South Korea, coached by Hong Myung-bo, on Sunday arrived in Cuiaba in the central-west region of Brazil, the site of its first Group H match against Russia. The match will kick off at 6 p.m. at Arena Pantanal.
Ahead of the team’s first practice here, defensive back Lee Yong said it will take more than just a physical edge to defeat Russia.
“Russia is a strong team and the players are also mentally tough,” Lee told reporters at the practice facility set up inside the Federal University of Mato Grosso.
“We’re going to have to be mentally ready to have a good game.”
The Ulsan Hyundai defender was responding to a question about whether the Russian players might have a difficult time adjusting to the humid conditions of Cuiaba.
South Korea trained in Miami for about two weeks starting in late May to help players get acclimated to a similar climate, while Russia trained mostly at home before coming to Brazil and will only arrive in Cuiaba on Monday.
South Korea will face Algeria and then Belgium in the group stage, but Lee said his team is not looking past the opening match.
“For now, we’re not thinking about playing Algeria or Belgium,” Lee said. “We have to first beat Russia to take a major step toward the round of 16. We’re doing our best to prepare against Russia.”
|Korea’s Lee Yong speaks to the media on Sunday. (Yonhap)|
Lee also noted that Russia is “a very well-organized team” that can apply strong defensive pressure.
“We will have to be careful handling the ball,” the 27-year-old said. “We must avoid making mistakes.”
Lee will be making his World Cup debut in Brazil and is a strong candidate to be the main right fullback. He appeared in his first international match last July at the East Asian Cup in Seoul and has played in 12 of 16 matches coached by Hong, who took the reins last summer.
Han focuses on teammates
South Korean midfielder Han Kook-young has such a single-minded focus on the World Cup that he isn’t thinking of anything or anyone else ― including his family.

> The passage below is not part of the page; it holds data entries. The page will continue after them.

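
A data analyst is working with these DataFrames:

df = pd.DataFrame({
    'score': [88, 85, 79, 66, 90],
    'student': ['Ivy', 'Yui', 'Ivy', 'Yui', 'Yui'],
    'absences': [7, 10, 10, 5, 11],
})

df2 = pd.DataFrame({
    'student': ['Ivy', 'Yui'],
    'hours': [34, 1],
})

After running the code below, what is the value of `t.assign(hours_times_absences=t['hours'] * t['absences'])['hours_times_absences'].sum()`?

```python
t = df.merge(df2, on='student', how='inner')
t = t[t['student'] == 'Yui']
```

merge on 'student' (how='inner') → 5 rows:
   score student  absences  hours
0     88     Ivy         7     34
1     85     Yui        10      1
2     79     Ivy        10     34
3     66     Yui         5      1
4     90     Yui        11      1
filter rows where student == 'Yui':
   score student  absences  hours
1     85     Yui        10      1
3     66     Yui         5      1
4     90     Yui        11      1
add column hours_times_absences = t['hours'] * t['absences']:
   score student  absences  hours  hours_times_absences
1     85     Yui        10      1                    10
3     66     Yui         5      1                     5
4     90     Yui        11      1                    11

26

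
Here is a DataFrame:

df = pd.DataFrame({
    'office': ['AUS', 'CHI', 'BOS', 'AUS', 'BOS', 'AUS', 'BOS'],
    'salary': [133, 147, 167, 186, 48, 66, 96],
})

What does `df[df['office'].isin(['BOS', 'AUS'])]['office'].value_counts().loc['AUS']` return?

3

filter rows where office in ['BOS', 'AUS']:
  office  salary
0    AUS     133
2    BOS     167
3    AUS     186
4    BOS      48
5    AUS      66
6    BOS      96
value_counts of office:
office
AUS    3
BOS    3
Name: count, dtype: int64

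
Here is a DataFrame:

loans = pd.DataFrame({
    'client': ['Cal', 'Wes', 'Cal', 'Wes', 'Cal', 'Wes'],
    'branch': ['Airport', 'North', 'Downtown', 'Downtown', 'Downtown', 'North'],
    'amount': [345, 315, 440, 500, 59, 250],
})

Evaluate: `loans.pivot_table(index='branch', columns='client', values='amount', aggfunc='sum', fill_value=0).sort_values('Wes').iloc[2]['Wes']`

pivot: rows=branch, cols=client, sum(amount):
client    Cal  Wes
branch            
Airport   345    0
Downtown  499  500
North       0  565
sort by Wes:
client    Cal  Wes
branch            
Airport   345    0
Downtown  499  500
North       0  565
value at position 2, column 'Wes' → 565

565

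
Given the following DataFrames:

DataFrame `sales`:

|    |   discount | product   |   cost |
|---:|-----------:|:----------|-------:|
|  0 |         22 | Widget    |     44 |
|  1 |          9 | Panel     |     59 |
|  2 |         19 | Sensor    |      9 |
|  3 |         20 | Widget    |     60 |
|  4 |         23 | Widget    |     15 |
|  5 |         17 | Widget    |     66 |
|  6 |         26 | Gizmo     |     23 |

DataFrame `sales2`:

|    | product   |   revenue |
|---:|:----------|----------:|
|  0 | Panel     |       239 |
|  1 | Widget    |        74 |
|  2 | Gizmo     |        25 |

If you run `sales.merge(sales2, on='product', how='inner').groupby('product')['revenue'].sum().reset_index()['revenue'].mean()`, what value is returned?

186.666666667

merge on 'product' (how='inner') → 6 rows:
   discount product  cost  revenue
0        22  Widget    44       74
1         9   Panel    59      239
2        20  Widget    60       74
3        23  Widget    15       74
4        17  Widget    66       74
5        26   Gizmo    23       25
group by product, sum of revenue:
product
Gizmo      25
Panel     239
Widget    296
Name: revenue, dtype: int64
reset_index():
  product  revenue
0   Gizmo       25
1   Panel      239
2  Widget      296
The mean of column 'revenue' is 186.666666667.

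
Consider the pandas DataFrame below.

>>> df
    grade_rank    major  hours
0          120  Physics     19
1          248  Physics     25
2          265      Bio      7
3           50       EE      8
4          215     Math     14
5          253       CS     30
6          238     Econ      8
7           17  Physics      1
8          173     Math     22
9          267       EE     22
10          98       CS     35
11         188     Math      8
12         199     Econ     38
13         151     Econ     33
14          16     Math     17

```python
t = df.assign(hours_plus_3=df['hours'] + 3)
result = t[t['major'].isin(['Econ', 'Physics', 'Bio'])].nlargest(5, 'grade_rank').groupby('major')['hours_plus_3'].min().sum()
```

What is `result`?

add column hours_plus_3 = df['hours'] + 3:
    grade_rank    major  hours  hours_plus_3
0          120  Physics     19            22
1          248  Physics     25            28
2          265      Bio      7            10
3           50       EE      8            11
4          215     Math     14            17
5          253       CS     30            33
6          238     Econ      8            11
7           17  Physics      1             4
8          173     Math     22            25
9          267       EE     22            25
10          98       CS     35            38
11         188     Math      8            11
12         199     Econ     38            41
13         151     Econ     33            36
14          16     Math     17            20
filter rows where major in ['Econ', 'Physics', 'Bio']:
    grade_rank    major  hours  hours_plus_3
0          120  Physics     19            22
1          248  Physics     25            28
2          265      Bio      7            10
6          238     Econ      8            11
7           17  Physics      1             4
12         199     Econ     38            41
13         151     Econ     33            36
take 5 rows with largest grade_rank:
    grade_rank    major  hours  hours_plus_3
2          265      Bio      7            10
1          248  Physics     25            28
6          238     Econ      8            11
12         199     Econ     38            41
13         151     Econ     33            36
group by major, min of hours_plus_3:
major
Bio        10
Econ       11
Physics    28
Name: hours_plus_3, dtype: int64
Then the sum of the resulting series: 49

49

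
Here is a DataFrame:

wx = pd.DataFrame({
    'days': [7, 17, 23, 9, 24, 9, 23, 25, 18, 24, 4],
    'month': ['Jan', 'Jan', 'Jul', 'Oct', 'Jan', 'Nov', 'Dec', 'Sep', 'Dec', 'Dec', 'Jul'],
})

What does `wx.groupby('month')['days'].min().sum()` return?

group by month, min of days:
month
Dec    18
Jan     7
Jul     4
Nov     9
Oct     9
Sep    25
Name: days, dtype: int64
Finally, sum of the resulting series = 72.

72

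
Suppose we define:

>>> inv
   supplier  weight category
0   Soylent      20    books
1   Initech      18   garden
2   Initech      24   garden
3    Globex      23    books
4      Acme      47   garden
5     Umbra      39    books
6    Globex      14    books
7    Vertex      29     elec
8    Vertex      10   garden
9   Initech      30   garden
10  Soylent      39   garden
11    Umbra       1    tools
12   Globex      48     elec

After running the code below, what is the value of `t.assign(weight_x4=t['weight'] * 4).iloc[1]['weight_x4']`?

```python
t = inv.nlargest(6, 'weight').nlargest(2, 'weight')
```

188

take 6 rows with largest weight:
   supplier  weight category
12   Globex      48     elec
4      Acme      47   garden
5     Umbra      39    books
10  Soylent      39   garden
9   Initech      30   garden
7    Vertex      29     elec
take 2 rows with largest weight:
   supplier  weight category
12   Globex      48     elec
4      Acme      47   garden
add column weight_x4 = t['weight'] * 4:
   supplier  weight category  weight_x4
12   Globex      48     elec        192
4      Acme      47   garden        188
Then the value at position 1, column 'weight_x4': 188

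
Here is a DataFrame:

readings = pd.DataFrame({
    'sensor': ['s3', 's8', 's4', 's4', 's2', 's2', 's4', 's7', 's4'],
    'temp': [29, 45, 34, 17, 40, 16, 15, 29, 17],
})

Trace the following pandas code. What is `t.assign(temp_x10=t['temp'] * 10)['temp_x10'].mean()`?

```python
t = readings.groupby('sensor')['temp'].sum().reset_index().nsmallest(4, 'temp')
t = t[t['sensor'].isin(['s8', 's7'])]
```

370.0

group by sensor, sum of temp:
sensor
s2    56
s3    29
s4    83
s7    29
s8    45
Name: temp, dtype: int64
reset_index():
  sensor  temp
0     s2    56
1     s3    29
2     s4    83
3     s7    29
4     s8    45
take 4 rows with smallest temp:
  sensor  temp
1     s3    29
3     s7    29
4     s8    45
0     s2    56
filter rows where sensor in ['s8', 's7']:
  sensor  temp
3     s7    29
4     s8    45
add column temp_x10 = t['temp'] * 10:
  sensor  temp  temp_x10
3     s7    29       290
4     s8    45       450
mean of column 'temp_x10' → 370.0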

“I am putting everything I have into the World Cup,” the 24-year-old said Sunday, after South Korea held its first practice in Cuiaba, where South Korea will face Russia.
“So I am only thinking about the World Cup,” he added.
“To be honest, I am not even missing my parents.”
As he prepares for his first World Cup, the hardworking midfielder is more concerned about making his teammates better.
“We have to win the battle in midfield to make life easier for the defenders,” the Kashiwa Reysol midfielder said. “I will try to dominate the opposition in the middle. I will also try to cover a lot of ground and cover for my teammates (defensively).”
Han has been South Korea’s unsung hero of late, one of few bright spots in recent losses thanks to his tireless work ethic, defensive acumen and tackling prowess.
Han has been a perfect foil to fellow midfielder Ki Sung-yueng.
When Ki ventures out in front to join the attack, Han is asked to cover Ki’s back defensively. Han said the job description suits him just fine.
“I think we’ve developed better rapport over time,” Han said.
“My job is to make him better and help him play more comfortably.”
Though Han may not be a flashy player, his accomplishments have not been lost on astute fans, who have dubbed him the “New Vacuum Cleaner.”